Four episodes into Starfleet Academy, it’s now obvious that the show isn’t just rewriting Gene Roddenberry’s vision of the future; it’s determined to erase it. What started out as a clumsy mix of teen melodrama and hollow sci-fi set pieces has now turned into another identity politics lecture disguised as entertainment. Every character on the bridge seems to be working their way toward some kind of “representation milestone,” and judging by the latest episode, it wouldn’t be shocking if the entire cast came out as gay or bisexual before the finale.

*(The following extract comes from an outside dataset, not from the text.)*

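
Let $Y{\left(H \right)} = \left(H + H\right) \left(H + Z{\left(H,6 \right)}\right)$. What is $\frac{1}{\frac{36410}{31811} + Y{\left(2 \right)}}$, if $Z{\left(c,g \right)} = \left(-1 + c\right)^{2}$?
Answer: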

The newest entry takes us back to the Klingons, well, sort of. A century after the last “woke Trek” disaster detonated every warp core in the galaxy because one guy felt sad (yes, that actually happened), we now find the Klingons reduced to a social commentary subplot. Co-showrunner Noga Landau proudly told Polygon, “There are so many refugees at any given time in the world. It is a part of the human condition.” Then she added that Starfleet Academy has a duty to tell that story. Not a story about exploration or science or moral challenge, mind you. A story about refugees. Because apparently, nothing says “boldly go” like recycling every tired Twitter talking point from 2020.

Landau and executive producer Alex Kurtzman have both made it clear that this show’s mission isn’t discovery; it’s moral messaging. Everything about Kurtzman’s Trek seems to be filtered through light flares and modern leftwing social obsessions. Even the Klingons on this show, originally conceived as a warrior race that used to stand for honor and independence, have been reduced to their “battle” being about fighting a fear of public speaking. I wish I was kidding. An extremely effeminate Klingon cadet named Jay-Den earns his stripes not through combat or courage but by delivering a heartfelt speech about intergalactic housing policy. He proposes a new homeworld for the Klingons, while “redefining what it means to be a warrior.”

I know this will be hard to believe, but it gets worse. Episode three introduced audiences to Jay-Den’s family as a Klingon “triad,” complete with two fathers and a mother. Landau said the creative team wanted to “hold up a mirror to the modern world” by including a polyamorous household. Again, I am not kidding. She even explained that they wanted kids watching the show to see families “like theirs” portrayed on screen. No concern for the confusion it might cause for 99.9999999% of the remaining, normal families that might be watching this drek. Instead of exploring alien civilizations, Kurtzman’s Star Trek is concerned with the Federation’s diversity training module. And guess how it’s presented? Through black actors portraying violent, emotionally unstable aliens in a “progressive” take on family life. Apparently, the same people who scream about cultural sensitivity in Hollywood are fine as long as the message checks the right ideological boxes.

Kurtzman’s stamp is all over this mess, from the recycled “everyone’s feelings are the center of the universe” theme to the hollow moralizing that would make even the real Jean-Luc Picard roll his eyes. Under his direction, every *Star Trek* show becomes a mirror reflecting the insecurities of 21st-century showrunners instead of the optimism of a future worth striving for. The franchise that once pushed audiences to think big now just tries to make them clap in the right places.

The so-called wilderness years of Star Trek, that long stretch when the franchise went quiet on TV, like it did after Enterprise ended in 2005, used to feel like a tragic pause in its history. But if this is what passes for the Federation now, maybe those wilderness years would be the kind of break fans need right now. Better than another round of lecturing dressed up as science fiction. Because the only thing Starfleet Academy is exploring right now is how fast loyalty to Star Trek can vaporize once fans realize the show thinks it’s smarter than they are.